Biography of Jens Januschke
An overview of my academic career covering research on asymmetric cell division, neuroblast polarity, and stem cell biology in Drosophila
I started my independent career with a Sir Henry Dale fellowship from the Royal Society and the Wellcome Trust in 2013 in the School of Life Sciences at the University of Dundee.
In my lab, we aim to understand how asymmetric cell division, cell polarity, the cell cycle and cell fate establishment are interconnected. The lab has specialised in studying the asymmetric cell division of neural stem cells of the developing fly brain, called neuroblasts in vivo and in real time using live cell microscopy. I moved to the north after working as a postdoctoral fellow in the Institute for Research in Biomedicine (IRB) in Barcelona.

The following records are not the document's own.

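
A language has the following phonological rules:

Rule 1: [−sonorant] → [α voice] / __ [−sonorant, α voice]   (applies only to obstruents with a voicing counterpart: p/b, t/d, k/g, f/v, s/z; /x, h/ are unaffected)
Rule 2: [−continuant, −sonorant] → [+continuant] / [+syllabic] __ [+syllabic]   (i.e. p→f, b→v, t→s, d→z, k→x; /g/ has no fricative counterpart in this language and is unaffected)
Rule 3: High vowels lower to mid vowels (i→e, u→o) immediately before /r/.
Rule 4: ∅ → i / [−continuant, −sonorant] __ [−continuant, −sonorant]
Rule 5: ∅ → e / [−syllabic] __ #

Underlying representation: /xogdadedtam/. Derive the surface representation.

xogidazetitame

Rule 1 (regressive voicing assimilation): /d/ precedes the voiceless obstruent /t/, so it devoices to [t] by assimilation. /xogdadedtam/ → xogdadettam.
Rule 2 (intervocalic spirantization): /d/ is a stop between vowels /a/ and /e/, so it spirantizes to the fricative [z]. /xogdadettam/ → xogdazettam.
Rule 3 (pre-rhotic lowering): no segment meets the environment; /xogdazettam/ is unchanged.
Rule 4 (stop-cluster i-epenthesis): /g/ and /d/ form a stop–stop cluster, so [i] is inserted between them. /t/ and /t/ form a stop–stop cluster, so [i] is inserted between them. /xogdazettam/ → xogidazetitam.
Rule 5 (final e-epenthesis): the form ends in the consonant /m/, so [e] is inserted word-finally. /xogidazetitam/ → xogidazetitame.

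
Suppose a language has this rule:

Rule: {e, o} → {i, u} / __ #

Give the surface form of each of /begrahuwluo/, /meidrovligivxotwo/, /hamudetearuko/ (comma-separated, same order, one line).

/begrahuwluo/: /o/ is a mid vowel in word-final position, so it raises to [u]. → [begrahuwluu].
/meidrovligivxotwo/: /o/ is a mid vowel in word-final position, so it raises to [u]. → [meidrovligivxotwu].
/hamudetearuko/: /o/ is a mid vowel in word-final position, so it raises to [u]. → [hamudetearuku].

begrahuwluu, meidrovligivxotwu, hamudetearuku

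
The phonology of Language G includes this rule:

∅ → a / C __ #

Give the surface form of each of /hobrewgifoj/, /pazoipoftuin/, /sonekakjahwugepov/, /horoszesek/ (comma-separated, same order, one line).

hobrewgifoja, pazoipoftuina, sonekakjahwugepova, horoszeseka

/hobrewgifoj/: the form ends in the consonant /j/, so [a] is inserted word-finally. → [hobrewgifoja].
/pazoipoftuin/: the form ends in the consonant /n/, so [a] is inserted word-finally. → [pazoipoftuina].
/sonekakjahwugepov/: the form ends in the consonant /v/, so [a] is inserted word-finally. → [sonekakjahwugepova].
/horoszesek/: the form ends in the consonant /k/, so [a] is inserted word-finally. → [horoszeseka].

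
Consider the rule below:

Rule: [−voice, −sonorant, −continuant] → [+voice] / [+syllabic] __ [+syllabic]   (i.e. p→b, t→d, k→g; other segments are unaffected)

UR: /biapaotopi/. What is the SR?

biabaodobi

/p/ is a voiceless stop between vowels /a/ and /a/, so it voices to [b].
/t/ is a voiceless stop between vowels /o/ and /o/, so it voices to [d].
/p/ is a voiceless stop between vowels /o/ and /i/, so it voices to [b].
Surface form: [biabaodobi].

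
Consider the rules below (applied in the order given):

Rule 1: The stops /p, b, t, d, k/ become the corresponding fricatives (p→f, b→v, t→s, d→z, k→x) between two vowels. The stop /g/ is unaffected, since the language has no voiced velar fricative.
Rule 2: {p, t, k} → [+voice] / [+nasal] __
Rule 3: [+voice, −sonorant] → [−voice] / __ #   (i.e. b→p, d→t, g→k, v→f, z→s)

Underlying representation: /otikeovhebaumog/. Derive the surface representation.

osixeovhevaumok

Rule 1 (intervocalic spirantization): /t/ is a stop between vowels /o/ and /i/, so it spirantizes to the fricative [s]. /k/ is a stop between vowels /i/ and /e/, so it spirantizes to the fricative [x]. /b/ is a stop between vowels /e/ and /a/, so it spirantizes to the fricative [v]. /otikeovhebaumog/ → osixeovhevaumog.
Rule 2 (post-nasal voicing): no segment meets the environment; /osixeovhevaumog/ is unchanged.
Rule 3 (final devoicing): /g/ is a voiced obstruent in word-final position, so it devoices to [k]. /osixeovhevaumog/ → osixeovhevaumok.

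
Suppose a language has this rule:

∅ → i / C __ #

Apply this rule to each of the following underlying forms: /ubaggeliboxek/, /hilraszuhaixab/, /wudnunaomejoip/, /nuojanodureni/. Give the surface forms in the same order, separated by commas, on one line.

ubaggeliboxeki, hilraszuhaixabi, wudnunaomejoipi, nuojanodureni

/ubaggeliboxek/: the form ends in the consonant /k/, so [i] is inserted word-finally. → [ubaggeliboxeki].
/hilraszuhaixab/: the form ends in the consonant /b/, so [i] is inserted word-finally. → [hilraszuhaixabi].
/wudnunaomejoip/: the form ends in the consonant /p/, so [i] is inserted word-finally. → [wudnunaomejoipi].
/nuojanodureni/: the rule's environment is not met; surfaces unchanged as [nuojanodureni].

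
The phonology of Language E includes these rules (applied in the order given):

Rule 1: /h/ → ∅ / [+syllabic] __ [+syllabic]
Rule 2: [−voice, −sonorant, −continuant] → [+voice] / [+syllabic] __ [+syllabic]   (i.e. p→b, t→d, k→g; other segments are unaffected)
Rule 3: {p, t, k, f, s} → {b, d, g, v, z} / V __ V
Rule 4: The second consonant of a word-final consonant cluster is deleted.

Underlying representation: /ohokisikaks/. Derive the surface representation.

oogizigak

Rule 1 (intervocalic h-deletion): /h/ occurs between vowels /o/ and /o/, so it deletes. /ohokisikaks/ → ookisikaks.
Rule 2 (intervocalic voicing): /k/ is a voiceless stop between vowels /o/ and /i/, so it voices to [g]. /k/ is a voiceless stop between vowels /i/ and /a/, so it voices to [g]. /ookisikaks/ → oogisigaks.
Rule 3 (intervocalic voicing): /s/ is a voiceless obstruent between vowels /i/ and /i/, so it voices to [z]. /oogisigaks/ → oogizigaks.
Rule 4 (final cluster simplification): /s/ is the second consonant of a word-final cluster /ks/, so it deletes. /oogizigaks/ → oogizigak.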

During my postdoc, I studied the role of the microtubule network in orienting the mitotic spindle and centrosome asymmetry in Drosophila neuroblasts, in the lab of Professor Cayetano Gonzalez. Before that, I studied mRNA localisation, vesicle trafficking and its link to cell polarity and body axis specification during oogenesis in Drosophila during my PhD in the Institute Jacques Monod, in the lab of Antoine Guichet in Paris. I started my career in the Institute for Developmental Biology of the University of Cologne, in the lab of Professor Siegfried Roth, from where I graduated.